Over the last hundred years, companies have learned the benefits of creating a brand, something Catholics have known for 2,000 years. One of the most important aspects of creating a brand is developing a mission statement—a concise statement of the company’s beliefs and how it will accomplish its mission. Sound familiar? It should. That’s what Catholics do every time we recite the Nicene Creed.
And just as companies need employees to buy in to the brand in their daily work lives, so does the Catholic Church. If the employees don’t buy in to the brand, it falls flat.

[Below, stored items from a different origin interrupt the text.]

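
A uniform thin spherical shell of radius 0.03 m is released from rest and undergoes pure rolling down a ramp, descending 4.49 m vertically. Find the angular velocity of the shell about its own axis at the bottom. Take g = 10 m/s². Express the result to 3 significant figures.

Here I = (2/3)MR², so the shape factor k = I/(MR²) = 2/3.
Rolling without slipping gives ω = v/R, so the total kinetic energy is ½Mv² + ½Iω² = ½(1+k)Mv² = (5/6)Mv².
Energy conservation Mgh = ½(1+k)Mv² gives v = √(2gh/(1+k)) = √(2 × 10 × 4.49 / 1.667) = 7.34 m/s.
Then ω = v/R = 7.34 / 0.03 ≈ 245 rad/s.

ω ≈ 245 rad/s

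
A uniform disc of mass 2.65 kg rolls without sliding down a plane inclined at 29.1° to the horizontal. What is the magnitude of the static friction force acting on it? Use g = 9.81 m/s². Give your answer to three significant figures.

f ≈ 4.21 N

The moment of inertia is (1/2)MR², giving k ≡ I/(MR²) = 0.5.
Along the incline Mg sinθ − f = Ma, and torque about the center fR = Iα = kMR²(a/R) gives f = kMa.
Combining, a = g sinθ/(1+k) and f = kMa = kMg sinθ/(1+k).
f = 0.5 × 2.65 × 9.81 × sin29.1° / 1.5 ≈ 4.21 N.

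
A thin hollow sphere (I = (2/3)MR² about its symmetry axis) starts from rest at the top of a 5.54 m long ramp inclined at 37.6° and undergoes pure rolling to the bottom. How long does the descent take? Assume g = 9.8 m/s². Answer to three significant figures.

For this body I = (2/3)MR², i.e. k = I/(MR²) = 2/3.
Newton's second law down the slope: Mg sinθ − f = Ma. The torque equation fR = Iα (with α = a/R) gives f = kMa.
Hence a = g sinθ/(1+k) = 9.8×sin37.6°/1.667 = 3.588 m/s².
With constant a from rest, t = √(2L/a) = √(2·5.54/3.588) ≈ 1.76 s.

t ≈ 1.76 s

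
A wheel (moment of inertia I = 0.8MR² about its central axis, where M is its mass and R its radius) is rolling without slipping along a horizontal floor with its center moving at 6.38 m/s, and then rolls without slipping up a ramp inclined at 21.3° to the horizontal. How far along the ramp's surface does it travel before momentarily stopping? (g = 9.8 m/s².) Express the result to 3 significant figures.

Here I = 0.8MR², so the shape factor k = I/(MR²) = 0.8.
Since it rolls without slipping, ω = v/R and KE = ½Mv² + ½Iω² = ½(1+k)Mv² = (9/10)Mv².
Setting this equal to Mgh gives the vertical rise h = (1+k)v₀²/(2g) = 1.8×6.38²/(2×9.8) = 3.738 m.
Along the incline, d = h/sinθ = 3.738/sin21.3° ≈ 10.3 m.

d ≈ 10.3 m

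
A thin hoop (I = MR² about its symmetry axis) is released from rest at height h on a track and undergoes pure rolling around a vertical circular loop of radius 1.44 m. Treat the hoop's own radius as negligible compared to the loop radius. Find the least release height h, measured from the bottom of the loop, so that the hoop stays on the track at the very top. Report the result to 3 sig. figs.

h_min ≈ 4.32 m

Here I = MR², so the shape factor k = I/(MR²) = 1.
At the top of the loop, the minimum-contact condition is Mg = Mv_top²/r, so v_top² = gr.
With ω = v/R, the kinetic energy at speed v is ½(1+k)Mv² = Mv².
Energy conservation from release (height h) to the top (height 2r): Mgh = Mg(2r) + M·gr.
Thus h_min = 2r + (1+k)r/2 = r(2 + 2/2) = 1.44 × 3 ≈ 4.32 m.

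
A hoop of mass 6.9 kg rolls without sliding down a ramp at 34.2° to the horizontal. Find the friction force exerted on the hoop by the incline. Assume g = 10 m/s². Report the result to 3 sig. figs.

f ≈ 19.4 N

Here I = MR², so the shape factor k = I/(MR²) = 1.
Newton's second law down the slope: Mg sinθ − f = Ma. The torque equation fR = Iα (with α = a/R) gives f = kMa.
Combining, a = g sinθ/(1+k) and f = kMa = kMg sinθ/(1+k).
f = 1 × 6.9 × 10 × sin34.2° / 2 ≈ 19.4 N.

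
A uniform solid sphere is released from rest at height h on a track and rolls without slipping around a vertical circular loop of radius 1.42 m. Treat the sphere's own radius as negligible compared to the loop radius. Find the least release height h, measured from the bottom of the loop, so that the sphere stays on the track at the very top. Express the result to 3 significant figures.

h_min ≈ 3.83 m

Here I = (2/5)MR², so the shape factor k = I/(MR²) = 0.4.
At the top, contact is just lost when gravity alone supplies the centripetal force: Mg = Mv_top²/r, i.e. v_top² = gr.
With ω = v/R, the kinetic energy at speed v is ½(1+k)Mv² = (7/10)Mv².
Energy conservation from release (height h) to the top (height 2r): Mgh = Mg(2r) + (7/10)M·gr.
Thus h_min = 2r + (1+k)r/2 = r(2 + 1.4/2) = 1.42 × 2.7 ≈ 3.83 m.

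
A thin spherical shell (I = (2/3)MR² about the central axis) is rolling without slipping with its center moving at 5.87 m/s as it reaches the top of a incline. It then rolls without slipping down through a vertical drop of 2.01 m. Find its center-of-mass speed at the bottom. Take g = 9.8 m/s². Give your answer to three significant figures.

v ≈ 7.62 m/s

With I = (2/3)MR², the ratio k = I/(MR²) is 2/3.
Rolling without slipping gives ω = v/R, so the total kinetic energy is ½Mv² + ½Iω² = ½(1+k)Mv² = (5/6)Mv².
Energy conservation: (5/6)Mv₀² + Mgh = (5/6)Mv², so v² = v₀² + 2gh/(1+k).
v = √(5.87² + 2×9.8×2.01/1.667) = √58.09 ≈ 7.62 m/s.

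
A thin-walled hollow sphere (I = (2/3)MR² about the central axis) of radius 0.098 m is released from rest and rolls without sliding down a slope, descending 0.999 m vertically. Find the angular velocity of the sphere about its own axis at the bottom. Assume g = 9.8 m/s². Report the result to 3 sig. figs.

ω ≈ 35.0 rad/s

For this body I = (2/3)MR², i.e. k = I/(MR²) = 2/3.
The rolling condition ω = v/R makes the rotational term ½I(v/R)² = ½kMv², so KE_total = ½(1+k)Mv² = (5/6)Mv².
Energy conservation Mgh = ½(1+k)Mv² gives v = √(2gh/(1+k)) = √(2 × 9.8 × 0.999 / 1.667) = 3.428 m/s.
Then ω = v/R = 3.428 / 0.098 ≈ 35.0 rad/s.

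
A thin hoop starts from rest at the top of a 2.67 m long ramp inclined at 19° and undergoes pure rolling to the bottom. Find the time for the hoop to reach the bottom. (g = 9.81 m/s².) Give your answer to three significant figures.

Here I = MR², so the shape factor k = I/(MR²) = 1.
Newton's second law down the slope: Mg sinθ − f = Ma. The torque equation fR = Iα (with α = a/R) gives f = kMa.
Hence a = g sinθ/(1+k) = 9.81×sin19°/2 = 1.597 m/s².
With constant a from rest, t = √(2L/a) = √(2·2.67/1.597) ≈ 1.83 s.

t ≈ 1.83 s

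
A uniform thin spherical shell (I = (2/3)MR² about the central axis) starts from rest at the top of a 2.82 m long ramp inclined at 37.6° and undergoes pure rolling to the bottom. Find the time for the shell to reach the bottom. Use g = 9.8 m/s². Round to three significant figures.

With I = (2/3)MR², the ratio k = I/(MR²) is 2/3.
Translational: Mg sinθ − f = Ma. Rotational about the CM: fR = Iα = kMRa, so f = kMa.
Hence a = g sinθ/(1+k) = 9.8×sin37.6°/1.667 = 3.588 m/s².
Starting from rest, L = ½at², so t = √(2L/a) = √(2×2.82/3.588) ≈ 1.25 s.

t ≈ 1.25 s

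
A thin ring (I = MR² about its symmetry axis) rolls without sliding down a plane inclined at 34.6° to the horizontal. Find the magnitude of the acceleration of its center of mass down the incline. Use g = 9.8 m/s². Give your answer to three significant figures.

a ≈ 2.78 m/s²

Here I = MR², so the shape factor k = I/(MR²) = 1.
Translational: Mg sinθ − f = Ma. Rotational about the CM: fR = Iα = kMRa, so f = kMa.
Eliminating f: Mg sinθ = (1+k)Ma, so a = g sinθ/(1+k) = 9.8 × sin34.6° / 2 ≈ 2.78 m/s².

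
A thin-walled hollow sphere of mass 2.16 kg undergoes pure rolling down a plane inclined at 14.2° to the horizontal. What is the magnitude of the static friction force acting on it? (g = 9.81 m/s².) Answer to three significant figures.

The moment of inertia is (2/3)MR², giving k ≡ I/(MR²) = 2/3.
Newton's second law down the slope: Mg sinθ − f = Ma. The torque equation fR = Iα (with α = a/R) gives f = kMa.
Combining, a = g sinθ/(1+k) and f = kMa = kMg sinθ/(1+k).
f = (2/3) × 2.16 × 9.81 × sin14.2° / 1.667 ≈ 2.08 N.

f ≈ 2.08 N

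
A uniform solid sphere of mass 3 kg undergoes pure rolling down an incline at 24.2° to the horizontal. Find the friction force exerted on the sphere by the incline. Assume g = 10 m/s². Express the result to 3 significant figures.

f ≈ 3.51 N

With I = (2/5)MR², the ratio k = I/(MR²) is 0.4.
Newton's second law down the slope: Mg sinθ − f = Ma. The torque equation fR = Iα (with α = a/R) gives f = kMa.
Combining, a = g sinθ/(1+k) and f = kMa = kMg sinθ/(1+k).
f = 0.4 × 3 × 10 × sin24.2° / 1.4 ≈ 3.51 N.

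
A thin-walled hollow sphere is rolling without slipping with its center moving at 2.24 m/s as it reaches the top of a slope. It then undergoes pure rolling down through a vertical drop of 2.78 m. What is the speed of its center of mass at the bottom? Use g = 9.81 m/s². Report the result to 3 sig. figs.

Here I = (2/3)MR², so the shape factor k = I/(MR²) = 2/3.
The rolling condition ω = v/R makes the rotational term ½I(v/R)² = ½kMv², so KE_total = ½(1+k)Mv² = (5/6)Mv².
Conserving energy between top and bottom: (5/6)Mv² = (5/6)Mv₀² + Mgh, hence v² = v₀² + 2gh/(1+k).
v = √(2.24² + 2×9.81×2.78/1.667) = √37.74 ≈ 6.14 m/s.

v ≈ 6.14 m/s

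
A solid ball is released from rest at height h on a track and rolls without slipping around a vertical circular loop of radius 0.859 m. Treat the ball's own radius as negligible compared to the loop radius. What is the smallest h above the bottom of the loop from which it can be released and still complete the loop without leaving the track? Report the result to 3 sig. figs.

h_min ≈ 2.32 m

For this body I = (2/5)MR², i.e. k = I/(MR²) = 0.4.
At the top, contact is just lost when gravity alone supplies the centripetal force: Mg = Mv_top²/r, i.e. v_top² = gr.
With ω = v/R, the kinetic energy at speed v is ½(1+k)Mv² = (7/10)Mv².
Energy conservation from release (height h) to the top (height 2r): Mgh = Mg(2r) + (7/10)M·gr.
Thus h_min = 2r + (1+k)r/2 = r(2 + 1.4/2) = 0.859 × 2.7 ≈ 2.32 m.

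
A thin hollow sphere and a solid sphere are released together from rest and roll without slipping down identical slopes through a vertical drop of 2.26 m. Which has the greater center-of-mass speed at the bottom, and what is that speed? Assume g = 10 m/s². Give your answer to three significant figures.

the solid sphere, at v ≈ 5.68 m/s

For rolling without slipping, Mgh = ½(1+k)Mv² where k = I/(MR²), so v = √(2gh/(1+k)).
Thin hollow sphere: k = 2/3, giving v = √(2×10×2.26/1.667) = 5.208 m/s.
Solid sphere: k = 0.4, giving v = √(2×10×2.26/1.4) = 5.682 m/s.
The smaller k wins: the solid sphere, at ≈ 5.68 m/s.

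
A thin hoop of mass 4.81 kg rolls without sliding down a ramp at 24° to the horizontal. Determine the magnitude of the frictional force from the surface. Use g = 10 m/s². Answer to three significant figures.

Here I = MR², so the shape factor k = I/(MR²) = 1.
Along the incline Mg sinθ − f = Ma, and torque about the center fR = Iα = kMR²(a/R) gives f = kMa.
Combining, a = g sinθ/(1+k) and f = kMa = kMg sinθ/(1+k).
f = 1 × 4.81 × 10 × sin24° / 2 ≈ 9.78 N.

f ≈ 9.78 N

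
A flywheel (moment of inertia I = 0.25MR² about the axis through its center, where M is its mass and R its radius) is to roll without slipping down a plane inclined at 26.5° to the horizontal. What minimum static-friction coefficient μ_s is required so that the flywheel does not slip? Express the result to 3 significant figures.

With I = 0.25MR², the ratio k = I/(MR²) is 0.25.
Along the incline Mg sinθ − f = Ma, and torque about the center fR = Iα = kMR²(a/R) gives f = kMa.
These give a = g sinθ/(1+k) and the required friction f = kMg sinθ/(1+k).
With N = Mg cosθ, the no-slip condition f ≤ μN gives μ_min = f/N = k tanθ/(1+k).
μ_min = 0.25 × tan26.5° / 1.25 ≈ 0.0997.

μ_min ≈ 0.0997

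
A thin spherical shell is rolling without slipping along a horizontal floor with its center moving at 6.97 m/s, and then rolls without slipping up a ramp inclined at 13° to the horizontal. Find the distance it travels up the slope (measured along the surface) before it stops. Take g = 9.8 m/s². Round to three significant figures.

d ≈ 18.4 m

Here I = (2/3)MR², so the shape factor k = I/(MR²) = 2/3.
Pure rolling means v = ωR; then KE = ½Mv² + ½I(v/R)² = ½(1+k)Mv² = (5/6)Mv².
Setting this equal to Mgh gives the vertical rise h = (1+k)v₀²/(2g) = 1.667×6.97²/(2×9.8) = 4.131 m.
Along the incline, d = h/sinθ = 4.131/sin13° ≈ 18.4 m.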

But be encouraged: Unlike employees in a company who get just one day of brand training, Catholics get a lifetime of brand training. In addition, we have a helper, the Holy Spirit, who gives us the strength, knowledge, and power to be who God intended us to be. All we have to do is be willing. If only all jobs came with powerful help like that.
Forgiveness is spiritual balm. If we hold on to resentments, we lead a life of anger, hatred, and retaliation. This results in endless emotional pain and bitterness that prevent us from living as God has planned. When we forgive, we’re healed from the inside out, and our personal Catholic brand shines bright with the love of God for all to see. The healing of my marriage began when Shannon forgave me. If she hadn’t, we would have been stuck within the ice-cold confines of anger and shame.
We must also forgive ourselves. Often the person I hold the most resentment toward is myself. I feel shame and guilt over my sins. Like St. Paul, who called himself the foremost of sinners, I need to admit I’m a sinner first. Once I acknowledge my sins, especially in the sacrament of reconciliation, it opens me to the grace of forgiveness from God. If simple human forgiveness heals the spirit, imagine the effect of heavenly forgiveness.
Sometimes I find myself taking out the worn-out bat of shame and guilt, beating myself up over past sins. No one is harsher to me than me. I must remember that God came to earth as a man to pay the price for my sins.
If I’m truly repentant and seek forgiveness through reconciliation, who am I to hold resentments against myself when God has already forgiven me?